There are three more of those to master, along with the ability to turn yourself into a chicken (really), or jump between the world of the living and the world of the dead - each of which exists with its own set of enemies and platforms that combine for some fiendish puzzles. As with the likes of Super Meat Boy or N+, it’s advisable not to play Guacamelee! when tired. Please take my word on that. Put the pad down, come back tomorrow. Everything will be easier I promise.
Each of Juan’s skills is introduced with a series of set pieces to show him the ropes, but it’s when they combine in the latter half of the game that Guacamelee! becomes something at once quite special and also incredibly complex. Enemies soon appear with shields that can only be broken by a specific variety of special attack, and whilst Juan can only do damage to whichever creatures are in his current plane of existence, they cheat a little with the ability to hurt him from either dimension, necessitating the ability to quickly switch combos and juggle two different combat arenas at once.
I’m not going to lie here, Guacamelee! feels - at times - a little too tough for my aging 30-something reflexes, but also much like Super Meat Boy, even its darkest moments of teeth-grinding frustration continually prod at your brain for just one more try. Checkpointing in combat and platforming is superbly implemented to get back to the action without missing a beat, and most of the challenge is surmountable with practice and also deeply satisfying to overcome. It’s a game with mechanics that you can feel yourself getting better at with every passing enemy, and although the difficulty is always a step ahead, boy does it feel good to occasionally catch up.

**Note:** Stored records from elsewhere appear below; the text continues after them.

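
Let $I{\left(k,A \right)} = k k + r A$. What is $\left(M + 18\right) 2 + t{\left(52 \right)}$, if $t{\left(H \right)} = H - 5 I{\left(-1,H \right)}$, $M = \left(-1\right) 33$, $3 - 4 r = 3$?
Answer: $17$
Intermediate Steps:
$r = 0$ ($r = \frac{3}{4} - \frac{3}{4} = 0$)
$I{\left(k,A \right)} = k^{2}$ ($I{\left(k,A \right)} = k k + 0 A = k^{2} + 0 = k^{2}$)
$M = -33$
$t{\left(H \right)} = -5 + H$ ($t{\left(H \right)} = H - 5 \left(-1\right)^{2} = H - 5 = -5 + H$)
$\left(M + 18\right) 2 + t{\left(52 \right)} = \left(-33 + 18\right) 2 + \left(-5 + 52\right) = \left(-15\right) 2 + 47 = -30 + 47 = 17$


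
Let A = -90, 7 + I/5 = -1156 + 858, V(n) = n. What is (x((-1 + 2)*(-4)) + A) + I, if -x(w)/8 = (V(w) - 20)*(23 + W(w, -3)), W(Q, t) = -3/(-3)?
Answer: 2993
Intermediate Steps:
W(Q, t) = 1 (W(Q, t) = -3*(-⅓) = 1)
x(w) = 3840 - 192*w (x(w) = -8*(w - 20)*(23 + 1) = -8*(-20 + w)*24 = -8*(-480 + 24*w) = 3840 - 192*w)
I = -1525 (I = -35 + 5*(-1156 + 858) = -35 + 5*(-298) = -35 - 1490 = -1525)
(x((-1 + 2)*(-4)) + A) + I = ((3840 - 192*(-1 + 2)*(-4)) - 90) - 1525 = ((3840 - 192*(-4)) - 90) - 1525 = ((3840 + 768) - 90) - 1525 = (4608 - 90) - 1525 = 4518 - 1525 = 2993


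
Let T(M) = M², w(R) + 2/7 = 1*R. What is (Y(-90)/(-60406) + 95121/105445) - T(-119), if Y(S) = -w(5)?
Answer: -631350259551523/44586574690 ≈ -14160.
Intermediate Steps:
w(R) = -2/7 + R (w(R) = -2/7 + 1*R = -2/7 + R)
Y(S) = -33/7 (Y(S) = -(-2/7 + 5) = -1*33/7 = -33/7)
(Y(-90)/(-60406) + 95121/105445) - T(-119) = (-33/7/(-60406) + 95121/105445) - 1*(-119)² = (-33/7*(-1/60406) + 95121*(1/105445)) - 1*14161 = (33/422842 + 95121/105445) - 14161 = 40224633567/44586574690 - 14161 = -631350259551523/44586574690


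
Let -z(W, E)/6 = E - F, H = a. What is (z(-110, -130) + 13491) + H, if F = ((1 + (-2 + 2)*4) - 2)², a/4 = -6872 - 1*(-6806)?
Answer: 14013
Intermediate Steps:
a = -264 (a = 4*(-6872 - 1*(-6806)) = 4*(-6872 + 6806) = 4*(-66) = -264)
F = 1 (F = ((1 + 0*4) - 2)² = ((1 + 0) - 2)² = (1 - 2)² = (-1)² = 1)
H = -264
z(W, E) = 6 - 6*E (z(W, E) = -6*(E - 1*1) = -6*(E - 1) = -6*(-1 + E) = 6 - 6*E)
(z(-110, -130) + 13491) + H = ((6 - 6*(-130)) + 13491) - 264 = ((6 + 780) + 13491) - 264 = (786 + 13491) - 264 = 14277 - 264 = 14013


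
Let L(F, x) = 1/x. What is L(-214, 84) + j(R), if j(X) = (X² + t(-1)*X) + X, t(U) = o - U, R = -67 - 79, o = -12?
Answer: 1913185/84 ≈ 22776.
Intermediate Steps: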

And much like Juan, Guacamelee! is a simple and yet vibrantly colourful beast. This is a world ripe for exploration, peppered with ridiculous dialogue and characters pulled from all the Mexican stereotypes you can shake your taco at. Despite ladling on the puns and references thick and fast however, Drinkbox just about manages to tread the line between humour and over-reliance on pop culture, and Juan’s visual style translates neatly from PS3 original to the uber-resolution of the PC monitor. Of all three host platforms I’d probably still favour the Vita’s condensed vibrancy above both big-screen iterations, but Guacamelee! looks great no matter where you play.

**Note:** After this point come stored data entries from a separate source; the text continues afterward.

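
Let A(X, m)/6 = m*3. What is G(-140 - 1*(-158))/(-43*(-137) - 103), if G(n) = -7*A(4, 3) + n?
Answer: -90/1447 ≈ -0.062198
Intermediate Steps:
A(X, m) = 18*m (A(X, m) = 6*(m*3) = 6*(3*m) = 18*m)
G(n) = -378 + n (G(n) = -126*3 + n = -7*54 + n = -378 + n)
G(-140 - 1*(-158))/(-43*(-137) - 103) = (-378 + (-140 - 1*(-158)))/(-43*(-137) - 103) = (-378 + (-140 + 158))/(5891 - 103) = (-378 + 18)/5788 = -360*1/5788 = -90/1447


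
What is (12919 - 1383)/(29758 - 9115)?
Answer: 1648/2949 ≈ 0.55883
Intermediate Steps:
(12919 - 1383)/(29758 - 9115) = 11536/20643 = 11536*(1/20643) = 1648/2949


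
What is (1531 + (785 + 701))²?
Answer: 9102289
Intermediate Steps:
(1531 + (785 + 701))² = (1531 + 1486)² = 3017² = 9102289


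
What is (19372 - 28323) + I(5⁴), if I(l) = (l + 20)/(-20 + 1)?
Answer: -170714/19 ≈ -8985.0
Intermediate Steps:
I(l) = -20/19 - l/19 (I(l) = (20 + l)/(-19) = (20 + l)*(-1/19) = -20/19 - l/19)
(19372 - 28323) + I(5⁴) = (19372 - 28323) + (-20/19 - 1/19*5⁴) = -8951 + (-20/19 - 1/19*625) = -8951 + (-20/19 - 625/19) = -8951 - 645/19 = -170714/19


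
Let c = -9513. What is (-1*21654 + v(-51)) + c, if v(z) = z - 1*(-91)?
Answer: -31127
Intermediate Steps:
v(z) = 91 + z (v(z) = z + 91 = 91 + z)
(-1*21654 + v(-51)) + c = (-1*21654 + (91 - 51)) - 9513 = (-21654 + 40) - 9513 = -21614 - 9513 = -31127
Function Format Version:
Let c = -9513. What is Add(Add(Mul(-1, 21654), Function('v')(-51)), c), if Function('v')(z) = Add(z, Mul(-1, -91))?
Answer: -31127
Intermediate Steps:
Function('v')(z) = Add(91, z) (Function('v')(z) = Add(z, 91) = Add(91, z))
Add(Add(Mul(-1, 21654), Function('v')(-51)), c) = Add(Add(Mul(-1, 21654), Add(91, -51)), -9513) = Add(Add(-21654, 40), -9513) = Add(-21614, -9513) = -31127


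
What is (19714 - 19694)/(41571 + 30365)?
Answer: 5/17984 ≈ 0.00027802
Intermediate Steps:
(19714 - 19694)/(41571 + 30365) = 20/71936 = 20*(1/71936) = 5/17984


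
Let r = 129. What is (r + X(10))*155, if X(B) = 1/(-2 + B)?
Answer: 160115/8 ≈ 20014.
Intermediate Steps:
(r + X(10))*155 = (129 + 1/(-2 + 10))*155 = (129 + 1/8)*155 = (129 + ⅛)*155 = (1033/8)*155 = 160115/8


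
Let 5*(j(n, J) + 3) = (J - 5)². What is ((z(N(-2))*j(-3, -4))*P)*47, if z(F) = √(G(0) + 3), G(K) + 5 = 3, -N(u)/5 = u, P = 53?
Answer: 164406/5 ≈ 32881.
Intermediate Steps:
N(u) = -5*u
G(K) = -2 (G(K) = -5 + 3 = -2)
j(n, J) = -3 + (-5 + J)²/5 (j(n, J) = -3 + (J - 5)²/5 = -3 + (-5 + J)²/5)
z(F) = 1 (z(F) = √(-2 + 3) = √1 = 1)
((z(N(-2))*j(-3, -4))*P)*47 = ((1*(-3 + (-5 - 4)²/5))*53)*47 = ((1*(-3 + (⅕)*(-9)²))*53)*47 = ((1*(-3 + (⅕)*81))*53)*47 = ((1*(-3 + 81/5))*53)*47 = ((1*(66/5))*53)*47 = ((66/5)*53)*47 = (3498/5)*47 = 164406/5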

- Tactile, satisfying platforming
- Simple, deep combat
- Colourful design
- Pun after pun
- Occasionally a little too hectic
- A few frustrating difficulty spikes
- Humour occasionally falls flat
Guacamelee! PC Review
Guacamelee! is a project that wears its heart and influences proudly on its sleeve, but never feels as if those are being exploited purely for lack of inspiration. Juan is his own man, and his tale is by turns addictive, silly, maddening and supremely well designed. The platforming is tactile and never feels unfair, the puzzles are skill-based and satisfying to overcome, and the combat is simple in execution but supremely deep in combination.
Make no mistake though, this is one tough, tough critter. There are moments in Guacamelee! that rival the best a-ha! sections in games like Mark of the Ninja or Shadow Complex once you overcome the difficulty spikes, and to evoke comparison to either of those titles should tell you everything you need to know.